Se a tutto ciò aggiungiamo che uno dei fatti più significativi che hanno accompagnato la COP26 è stato l’accordo tra Cina e Usa con l’istituzione di un Comitato bilaterale per arrivare ai 1,5°C. emerge quello che forse è il risultato più rilevante: con la COP26 la questione climatica non solo è stata definitivamente ed inequivocabilmente promossa tra le due o tre grandi emergenze globali del nostro tempo, ma soprattutto è quella attraverso cui è necessario guardare alle altre grandi emergenze, con il coraggio, la forza e la lungimiranza per tenere insieme tecnologia, scienza, democrazia e giustizia sociale.
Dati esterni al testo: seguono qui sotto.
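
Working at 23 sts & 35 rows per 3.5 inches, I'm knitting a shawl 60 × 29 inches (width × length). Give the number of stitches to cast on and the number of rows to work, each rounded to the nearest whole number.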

Da Glasgow inizia una nuova tappa nella politica globale, con più chiarezza nelle strategie e consapevolezza delle sfide, con ancora molte debolezze nella definizione dei passi concreti e della loro tempistica, in cui le resistenze ed i rapporti di forza nella distribuzione del potere decisionale sono tutt’altro che risolti.
Una tappa che si deve misurare concretamente con le scelte che in ogni Paese vanno fatte a partire da domani. E questo messaggio riguarda anche l’Europa e l’Italia. Un’Europa deludente che non ha svolto alcun ruolo, irretita dalle sue dinamiche interne che stanno portando ad inserire nella Tassonomia degli investimenti sostenibili anche nucleare e metano. Ed un’Italia, che rischia di perdere l’occasione del PNRR perché troppo vincolato al metano ed al vecchio modello di sviluppo e troppo indifferente alle dinamiche sociali.

Un’Italia che deve invertire le tendenze degli ultimi anni nel rallentamento dello sviluppo delle energie rinnovabili, che l’anno condannata a scendere al 30° posto, regredendo di tre posizioni nel Climate Change Performance Index , poche posizioni sopra la Cina, attestata al 37° posto.